Guayaba- This is a fruit that Brazil is known for, though it is available in other parts of the world, try it when you are there! We bought it at a local outdoor produce market.
Pão de Queijo- A fantastic cheese bread ball made with tapioca flour. It has a light, airy, chewy texture. We found it both in restaurants and in grab-and-go Asai and juice stands.
Where to Eat in Iguazú Falls
Sheraton Hotel- A Sheraton Hotel is located inside the park on the Argentinian side. It is a sit-down lunch option where you can relax and watch the mist coming from the falls and toucans flying around.

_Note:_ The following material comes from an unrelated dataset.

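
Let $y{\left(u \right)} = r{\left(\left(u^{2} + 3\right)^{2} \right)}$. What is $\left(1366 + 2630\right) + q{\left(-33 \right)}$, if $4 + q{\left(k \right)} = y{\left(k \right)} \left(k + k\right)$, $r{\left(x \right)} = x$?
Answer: $-78698632$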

Most of the other food options in the park are quick grab-and-go food.
Restaurante Porto Canoas- This is a buffet restaurant option on the Brazilian side of the falls next to the Porto Canoas part of the falls. It offers panoramic views of the river and local cuisine in the buffet. A Buffet is a buffet though, and the food isn’t amazing.
Lodging for Iguazú Falls
When we visited Iguazú there weren't many Airbnb options in the area. We stayed at a boutique hotel, Tierra Guarani Lodge, and enjoyed our experience there. It was nice to have the staff help us with translations and arranging taxis each day. The lodge is set in the jungle, with boardwalks leading to each private cabin. They also have a common pool and restaurant that serves local cuisine. The Lodge is located in Puerto Iguazú, nearest to the Argentinian side of the Falls but a 30-minute taxi ride away. Staying there felt like a more local, authentic experience than staying in a typical hotel in town.
There is a Sheraton Hotel located inside the park on the Argentinian side. If it fits your budget, it would be a convenient option with stunning views of the Falls. Staying there is a way to be in the park for sunset and sunrise too!

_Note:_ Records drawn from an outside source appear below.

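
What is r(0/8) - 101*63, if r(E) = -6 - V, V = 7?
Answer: -6376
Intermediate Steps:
r(E) = -13 (r(E) = -6 - 1*7 = -6 - 7 = -13)
r(0/8) - 101*63 = -13 - 101*63 = -13 - 6363 = -6376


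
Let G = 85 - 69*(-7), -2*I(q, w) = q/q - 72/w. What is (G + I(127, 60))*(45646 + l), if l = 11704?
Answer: 32580535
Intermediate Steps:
I(q, w) = -1/2 + 36/w (I(q, w) = -(q/q - 72/w)/2 = -(1 - 72/w)/2 = -1/2 + 36/w)
G = 568 (G = 85 + 483 = 568)
(G + I(127, 60))*(45646 + l) = (568 + (1/2)*(72 - 1*60)/60)*(45646 + 11704) = (568 + (1/2)*(1/60)*(72 - 60))*57350 = (568 + (1/2)*(1/60)*12)*57350 = (568 + 1/10)*57350 = (5681/10)*57350 = 32580535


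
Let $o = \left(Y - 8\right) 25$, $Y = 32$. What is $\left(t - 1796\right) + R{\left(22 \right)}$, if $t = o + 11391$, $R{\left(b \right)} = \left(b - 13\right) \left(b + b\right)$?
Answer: $10591$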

You also have the option to stay in the town on the Brazilian side of the falls, Foz do Iguaçu. We flew into the Argentinian side and visited the Argentinian side first, so staying in Argentina made more sense for our itinerary.
Getting around Iguazú Falls
We used taxis to get around to both sides of the falls. They were inexpensive despite us taking longer rides to see both sides of the falls. Be aware that most taxi drivers in this area don’t speak English.

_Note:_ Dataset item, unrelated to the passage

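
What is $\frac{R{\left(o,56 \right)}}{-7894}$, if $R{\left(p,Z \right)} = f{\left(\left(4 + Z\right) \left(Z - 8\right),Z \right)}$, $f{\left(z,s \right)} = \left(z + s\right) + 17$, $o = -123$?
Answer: $- \frac{2953}{7894} \approx -0.37408$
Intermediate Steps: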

Renting a car would also be an easy option for getting around, there are car rentals available at both airports.
When to Go to Iguazú Falls
Iguazú Falls are in a tropical jungle climate that can be visited year-round. April, May, September, and October will be slightly less hot and have lower chances of rain. There is a high chance you will encounter rain at some point whenever you visit.
As in many foreign countries, do not drink the water, brush your teeth with it or eat fresh fruits or vegetables washed in it.